For automated workflows, use service tokens:

# Set service token in environment
export ENVSIMPLE_SERVICE_TOKEN=esv1_xxx

# Pull with service token
envsimple pull --token

# Push with service token
envsimple push --token

Requirements:

  • .envsimple file must exist (service tokens don't support interactive mode)
  • Only pull and push operations are allowed subject to authorization.
  • No access to other resources (users, orgs, audit logs, etc.)

CI Example:

# GitHub Actions
- name: Pull environment config
  run: envsimple pull --token
  env:
    ENVSIMPLE_SERVICE_TOKEN: ${{ secrets.ENVSIMPLE_SERVICE_TOKEN }}

View

envsimple print           # Print env vars (masked by default)
envsimple print --raw     # Print unmasked values
envsimple versions        # List all version snapshots
envsimple log             # Show recent version history
envsimple audit           # Show audit logs with actor and timestamp

Version Control

envsimple rollback --target <version>  # Roll back to specific version

Rollback creates a new version by copying the target snapshot.

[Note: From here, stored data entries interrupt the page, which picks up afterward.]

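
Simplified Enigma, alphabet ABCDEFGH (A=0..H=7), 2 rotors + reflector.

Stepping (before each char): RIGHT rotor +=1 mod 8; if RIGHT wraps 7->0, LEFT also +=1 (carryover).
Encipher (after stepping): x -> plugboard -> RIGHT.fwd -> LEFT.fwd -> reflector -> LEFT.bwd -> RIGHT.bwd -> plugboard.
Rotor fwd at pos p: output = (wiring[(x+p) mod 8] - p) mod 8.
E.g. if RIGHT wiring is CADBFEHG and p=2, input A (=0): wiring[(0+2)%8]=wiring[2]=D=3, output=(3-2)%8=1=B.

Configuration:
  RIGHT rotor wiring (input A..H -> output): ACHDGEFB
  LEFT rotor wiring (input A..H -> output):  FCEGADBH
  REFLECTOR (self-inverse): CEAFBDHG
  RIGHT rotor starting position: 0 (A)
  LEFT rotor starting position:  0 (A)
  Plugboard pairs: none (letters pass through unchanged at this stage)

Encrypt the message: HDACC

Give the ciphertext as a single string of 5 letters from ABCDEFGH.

Char 1 ('H'): step: R->1, L=0; H->plug->H->R->H->L->H->refl->G->L'->D->R'->E->plug->E
Char 2 ('D'): step: R->2, L=0; D->plug->D->R->C->L->E->refl->B->L'->G->R'->G->plug->G
Char 3 ('A'): step: R->3, L=0; A->plug->A->R->A->L->F->refl->D->L'->F->R'->F->plug->F
Char 4 ('C'): step: R->4, L=0; C->plug->C->R->B->L->C->refl->A->L'->E->R'->E->plug->E
Char 5 ('C'): step: R->5, L=0; C->plug->C->R->E->L->A->refl->C->L'->B->R'->H->plug->H

Answer: EGFEH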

Your .env is backed up to .env.copy before rollback.

Environment Management

envsimple env list                          # List environments
envsimple env create <name>                 # Create new environment
envsimple env clone <source> <destination>  # Clone environment
envsimple env delete                        # Soft delete environment
envsimple env delete --permanent            # Permanently delete

Telemetry

envsimple telemetry status   # Check telemetry status
envsimple telemetry disable  # Disable telemetry
envsimple telemetry enable   # Enable telemetry

Global Flags

--org <slug>               # Override organization
--project <name>           # Override project
--environment <name>       # Override environment
--json                     # Output JSON
--debug                    # Enable debug output

Safety Model

Snapshot Isolation

Each push creates a complete, immutable snapshot.

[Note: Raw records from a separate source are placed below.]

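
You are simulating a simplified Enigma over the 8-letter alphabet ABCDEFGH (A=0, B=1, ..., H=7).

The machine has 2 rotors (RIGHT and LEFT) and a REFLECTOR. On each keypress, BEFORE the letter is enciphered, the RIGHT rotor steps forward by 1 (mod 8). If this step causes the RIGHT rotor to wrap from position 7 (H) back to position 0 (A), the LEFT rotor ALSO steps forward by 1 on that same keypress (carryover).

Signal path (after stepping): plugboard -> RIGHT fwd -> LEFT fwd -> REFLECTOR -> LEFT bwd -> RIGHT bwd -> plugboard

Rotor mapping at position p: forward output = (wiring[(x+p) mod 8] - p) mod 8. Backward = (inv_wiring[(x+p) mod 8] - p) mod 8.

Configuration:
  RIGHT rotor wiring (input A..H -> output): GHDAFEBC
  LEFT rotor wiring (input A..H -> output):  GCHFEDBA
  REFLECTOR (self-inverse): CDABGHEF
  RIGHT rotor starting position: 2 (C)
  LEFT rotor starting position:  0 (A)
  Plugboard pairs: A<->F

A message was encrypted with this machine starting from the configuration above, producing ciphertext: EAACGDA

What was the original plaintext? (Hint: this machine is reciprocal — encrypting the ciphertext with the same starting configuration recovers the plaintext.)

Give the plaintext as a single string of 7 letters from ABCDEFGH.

Answer: CECBACE

Derivation:
Char 1 ('E'): step: R->3, L=0; E->plug->E->R->H->L->A->refl->C->L'->B->R'->C->plug->C
Char 2 ('A'): step: R->4, L=0; A->plug->F->R->D->L->F->refl->H->L'->C->R'->E->plug->E
Char 3 ('A'): step: R->5, L=0; A->plug->F->R->G->L->B->refl->D->L'->F->R'->C->plug->C
Char 4 ('C'): step: R->6, L=0; C->plug->C->R->A->L->G->refl->E->L'->E->R'->B->plug->B
Char 5 ('G'): step: R->7, L=0; G->plug->G->R->F->L->D->refl->B->L'->G->R'->F->plug->A
Char 6 ('D'): step: R->0, L->1 (L advanced); D->plug->D->R->A->L->B->refl->D->L'->D->R'->C->plug->C
Char 7 ('A'): step: R->1, L=1; A->plug->F->R->A->L->B->refl->D->L'->D->R'->E->plug->E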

There are no diffs, patches, or merges. You can't corrupt history.

Base Version Checks

Before pushing, EnvSimple checks if the remote has changed since your last pull.

If the remote is newer, you'll be warned and prompted to pull first.

Use --force to bypass this check (creates a forced push marker).

Automatic Backups

.env.copy is created before risky operations.

If .env.copy already exists, new backups are appended with timestamps.

Confirmations

Destructive actions require confirmation:

  • Environment deletion
  • Pulling empty environments (might overwrite local config)
  • Forced push on conflict

Override Exclusion

Local overrides (from .envsimple.local) are excluded from push by default.

You'll be prompted if your .env contains override keys:

⚠ Local .env contains keys defined in .envsimple.local overrides:
  - DATABASE_URL

If you say "yes", the values from your .env will be pushed to remote.
If you say "no", these keys will be excluded from the push.

Include these keys in push? (y/N)

This prevents accidental promotion of local dev values.


Telemetry

EnvSimple collects anonymous usage telemetry to improve the product.

What's collected:

  • Command names
  • Execution success/failure
  • CLI version
  • OS type

What's NOT collected:

  • Environment variable keys or values
  • Organization/project names
  • User email or identity
  • File paths

Opt out anytime:

envsimple telemetry disable

Security

Report security vulnerabilities to: [email protected]

Please do not open public issues for security concerns.


Contributing

Contributions are welcome.

EnvSimple CLI is open source under the Apache 2.0 License.

By contributing, you agree to license your work under the same terms.


License

Apache License 2.0

See LICENSE file for full text.


Trademark

EnvSimple is a trademark of EnvSimple.

Forks and derivatives may not use the EnvSimple name or logo in a way that suggests official affiliation.